SUBJECTIVITY DETECTION (Lead Investigator: Iti Chaturvedi)
Subjectivity detection can prevent a sentiment classifier from considering irrelevant or potentially misleading text. Since different attributes may correspond to different opinions in the lexicon of different languages, we resort to multiple kernel learning (MKL) to simultaneously optimize the different modalities. Previous approaches to MKL for sentence classifiers are computationally slow and lack any hierarchy when grouping features into different kernels. Instead, we exploit deep recurrent convolution neural networks to reduce the dimensionality of the problem. In particular, the lower layers of the deep model are abstract while the higher layers become more detailed connecting attributes to opinions.
MULTIMODAL SENTIMENT ANALYSIS (Lead Investigator: Soujanya Poria)
A huge number of videos are posted every day on social media platforms such as Facebook and YouTube. This makes the Internet an unlimited source of information. In the coming decades, coping with such information and mining useful knowledge from it will be an increasingly difficult task. We are developing a novel methodology for multimodal sentiment analysis, which consists in harvesting sentiments from Web videos by exploiting a model that uses audio, visual and textual modalities as sources of information. We used both feature- and decision-level fusion methods to merge affective information extracted from multiple modalities.
MULTILINGUAL SENTIMENT ANALYSIS (Lead Investigator: Haiyun Peng)

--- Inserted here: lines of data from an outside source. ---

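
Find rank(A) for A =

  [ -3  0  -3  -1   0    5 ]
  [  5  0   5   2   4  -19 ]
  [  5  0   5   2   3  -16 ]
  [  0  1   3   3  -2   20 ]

rank = 4

R1 := -1/3·R1
  [ 1  0  1  1/3   0  -5/3 ]
  [ 5  0  5    2   4   -19 ]
  [ 5  0  5    2   3   -16 ]
  [ 0  1  3    3  -2    20 ]
R2 := R2 − 5·R1
  [ 1  0  1  1/3   0   -5/3 ]
  [ 0  0  0  1/3   4  -32/3 ]
  [ 5  0  5    2   3    -16 ]
  [ 0  1  3    3  -2     20 ]
R3 := R3 − 5·R1
  [ 1  0  1  1/3   0   -5/3 ]
  [ 0  0  0  1/3   4  -32/3 ]
  [ 0  0  0  1/3   3  -23/3 ]
  [ 0  1  3    3  -2     20 ]
R2 <-> R4
  [ 1  0  1  1/3   0   -5/3 ]
  [ 0  1  3    3  -2     20 ]
  [ 0  0  0  1/3   3  -23/3 ]
  [ 0  0  0  1/3   4  -32/3 ]
R3 := 3·R3
  [ 1  0  1  1/3   0   -5/3 ]
  [ 0  1  3    3  -2     20 ]
  [ 0  0  0    1   9    -23 ]
  [ 0  0  0  1/3   4  -32/3 ]
R4 := R4 − 1/3·R3
  [ 1  0  1  1/3   0  -5/3 ]
  [ 0  1  3    3  -2    20 ]
  [ 0  0  0    1   9   -23 ]
  [ 0  0  0    0   1    -3 ]
R3 := R3 − 9·R4
  [ 1  0  1  1/3   0  -5/3 ]
  [ 0  1  3    3  -2    20 ]
  [ 0  0  0    1   0     4 ]
  [ 0  0  0    0   1    -3 ]
R2 := R2 + 2·R4
  [ 1  0  1  1/3  0  -5/3 ]
  [ 0  1  3    3  0    14 ]
  [ 0  0  0    1  0     4 ]
  [ 0  0  0    0  1    -3 ]
R2 := R2 − 3·R3
  [ 1  0  1  1/3  0  -5/3 ]
  [ 0  1  3    0  0     2 ]
  [ 0  0  0    1  0     4 ]
  [ 0  0  0    0  1    -3 ]
R1 := R1 − 1/3·R3
  [ 1  0  1  0  0  -3 ]
  [ 0  1  3  0  0   2 ]
  [ 0  0  0  1  0   4 ]
  [ 0  0  0  0  1  -3 ]
The reduced form has 4 nonzero rows.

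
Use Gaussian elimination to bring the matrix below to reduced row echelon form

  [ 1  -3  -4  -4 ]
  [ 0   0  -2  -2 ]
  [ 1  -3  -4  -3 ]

[[1, -3, 0, 0], [0, 0, 1, 0], [0, 0, 0, 1]]

R3 -> R3 − R1
  [ 1  -3  -4  -4 ]
  [ 0   0  -2  -2 ]
  [ 0   0   0   1 ]
R2 -> -1/2·R2
  [ 1  -3  -4  -4 ]
  [ 0   0   1   1 ]
  [ 0   0   0   1 ]
R2 -> R2 − R3
  [ 1  -3  -4  -4 ]
  [ 0   0   1   0 ]
  [ 0   0   0   1 ]
R1 -> R1 + 4·R3
  [ 1  -3  -4  0 ]
  [ 0   0   1  0 ]
  [ 0   0   0  1 ]
R1 -> R1 + 4·R2
  [ 1  -3  0  0 ]
  [ 0   0  1  0 ]
  [ 0   0  0  1 ]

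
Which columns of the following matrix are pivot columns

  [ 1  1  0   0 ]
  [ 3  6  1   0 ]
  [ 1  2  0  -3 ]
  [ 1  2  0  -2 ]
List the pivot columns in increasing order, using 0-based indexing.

0, 1, 2, 3

Subtract 3 times R1 from R2.
  [ 1  1  0   0 ]
  [ 0  3  1   0 ]
  [ 1  2  0  -3 ]
  [ 1  2  0  -2 ]
Subtract R1 from R3.
  [ 1  1  0   0 ]
  [ 0  3  1   0 ]
  [ 0  1  0  -3 ]
  [ 1  2  0  -2 ]
Subtract R1 from R4.
  [ 1  1  0   0 ]
  [ 0  3  1   0 ]
  [ 0  1  0  -3 ]
  [ 0  1  0  -2 ]
Multiply R2 by 1/3.
  [ 1  1    0   0 ]
  [ 0  1  1/3   0 ]
  [ 0  1    0  -3 ]
  [ 0  1    0  -2 ]
Subtract R2 from R3.
  [ 1  1     0   0 ]
  [ 0  1   1/3   0 ]
  [ 0  0  -1/3  -3 ]
  [ 0  1     0  -2 ]
Subtract R2 from R4.
  [ 1  1     0   0 ]
  [ 0  1   1/3   0 ]
  [ 0  0  -1/3  -3 ]
  [ 0  0  -1/3  -2 ]
Multiply R3 by -3.
  [ 1  1     0   0 ]
  [ 0  1   1/3   0 ]
  [ 0  0     1   9 ]
  [ 0  0  -1/3  -2 ]
Add 1/3 times R3 to R4.
  [ 1  1    0  0 ]
  [ 0  1  1/3  0 ]
  [ 0  0    1  9 ]
  [ 0  0    0  1 ]
Subtract 9 times R4 from R3.
  [ 1  1    0  0 ]
  [ 0  1  1/3  0 ]
  [ 0  0    1  0 ]
  [ 0  0    0  1 ]
Subtract 1/3 times R3 from R2.
  [ 1  1  0  0 ]
  [ 0  1  0  0 ]
  [ 0  0  1  0 ]
  [ 0  0  0  1 ]
Subtract R2 from R1.
  [ 1  0  0  0 ]
  [ 0  1  0  0 ]
  [ 0  0  1  0 ]
  [ 0  0  0  1 ]
Pivot columns are the columns containing a leading 1.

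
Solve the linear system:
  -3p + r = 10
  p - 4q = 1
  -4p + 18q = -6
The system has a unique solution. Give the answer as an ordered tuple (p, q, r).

Form the augmented matrix and row-reduce:
  [ -3   0  1  |  10 ]
  [  1  -4  0  |   1 ]
  [ -4  18  0  |  -6 ]
r1 ← -1/3·r1
  [  1   0  -1/3  |  -10/3 ]
  [  1  -4     0  |      1 ]
  [ -4  18     0  |     -6 ]
r2 ← r2 − r1
  [  1   0  -1/3  |  -10/3 ]
  [  0  -4   1/3  |   13/3 ]
  [ -4  18     0  |     -6 ]
r3 ← r3 + 4·r1
  [ 1   0  -1/3  |  -10/3 ]
  [ 0  -4   1/3  |   13/3 ]
  [ 0  18  -4/3  |  -58/3 ]
r2 ← -1/4·r2
  [ 1   0   -1/3  |   -10/3 ]
  [ 0   1  -1/12  |  -13/12 ]
  [ 0  18   -4/3  |   -58/3 ]
r3 ← r3 − 18·r2
  [ 1  0   -1/3  |   -10/3 ]
  [ 0  1  -1/12  |  -13/12 ]
  [ 0  0    1/6  |     1/6 ]
r3 ← 6·r3
  [ 1  0   -1/3  |   -10/3 ]
  [ 0  1  -1/12  |  -13/12 ]
  [ 0  0      1  |       1 ]
r2 ← r2 + 1/12·r3
  [ 1  0  -1/3  |  -10/3 ]
  [ 0  1     0  |     -1 ]
  [ 0  0     1  |      1 ]
r1 ← r1 + 1/3·r3
  [ 1  0  0  |  -3 ]
  [ 0  1  0  |  -1 ]
  [ 0  0  1  |   1 ]
Reading off the last column: p = -3, q = -1, r = 1.

(-3, -1, 1)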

The ability to analyze online user generated contents for sentiment on products or services has become a de-facto skillset for many companies. There is, in fact, a need to analyze the unique nature of the online social media language as this is often coupled with localized slangs to express the true feelings of the local community on top of the usual formal language. To this end, we are developing a localization toolkit for creating non-English versions of SenticNet in a time- and cost-effective way. This is achieved by exploiting online facilities such as Web dictionaries and translation engines. The challenging issues are three: firstly, a concept in English may be mapped to multiple concepts in the target language; secondly, the polarity of some concepts in the local language may be different from the English counterpart; lastly, some entries may still be left untranslated because they are out-of-vocabulary concepts.
AUTOMATIC SPEECH RECOGNITION (Lead Investigator: Yukun Ma)
Concepts are critical semantics capturing high-level knowledge of the human language. Recognizing the concepts used to represent the underlying meanings of spoken documents is a key step in order to build speech-centric information systems, e.g., search engines, dialogue systems, and multimodal sentiment analysis engines. We mainly address two issues faced by recognizing concepts and named entities from speech data: data sparseness due to the shortage of training data and informal style of spoken language and the prevalence of errors propagated from automatic speech recognition.
STOCK MARKET PREDICTION (Lead Investigator: Sandro Cavallari)
Mining microblogging data to forecast stock market behavior is a very recent research topic that appears to present promising results. We are developing a computational model that accounts for investor sentiment and attention to predict key stock market variables, such as returns, volatility and volume. Several arguments support this approach. For example, some studies have shown that individuals’ financial decisions are significantly affected by their emotions and mood. Also, the community of users that utilizes these microblogging services to share information about stock market issues has grown and is potentially more representative of all investors.